Numerical Investigation of the Bond-Slip Behavior Between Ultra-High- Performance Concrete and Titanium Alloy Bars

Conventional reinforced concrete (RC) structures (composed of steel and concrete) are usually designed for a service life of around 50 years, but they are susceptible to corrosion from various environmental agents (salts, chlorides, carbonation, humidity, etc.) which overtime may compromise their expected service life. Recently, the use of titanium alloy bars (TiABs) in place of traditional steel rebars for reinforcing and Ultra-High Performance Concrete (UHPC) has been proposed as an attractive construction method (TARUHPC) to increase the durability of RC structures in seismic regions. Although some element and sub-assembly tests on TARUHPC have been conducted, its bond behavior is still not fully characterized.

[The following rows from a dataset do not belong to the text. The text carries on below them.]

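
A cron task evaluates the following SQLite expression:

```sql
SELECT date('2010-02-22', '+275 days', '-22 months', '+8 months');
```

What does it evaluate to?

Applying '+275 days' to 2010-02-22: counting 275 days forward gives 2010-11-24.
Adding -22 months to 2010-11-24 gives 2009-01-24.
Adding +8 months to 2009-01-24 gives 2009-09-24.

2009-09-24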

This paper extends previous experimental efforts by investigating numerically the bond behavior between TiABs and UHPC. Detailed nonlinear Finite element (FE) models were used to assess the pull-out strength of TARUHPC specimens. For comparison, the pull-out strength of specimens with normal concrete (NC) and TiABs was also evaluated. In order to consider realistic assumptions, the interaction and bond between concrete and rebar was simulated using the cohesive zone modeling method, whose parameters were obtained by model-updating between the FE models and the experimental pull-out test results. The FE models were validated against the experimental pull-out tests and the models were able to capture adequately the bond-slip behavior, bond strength, and failure modes of test specimens. A parametric analysis was conducted for some parameters such as bar diameter, and embedment length. Based on the results, some design recommendations for TARUHPC are provided.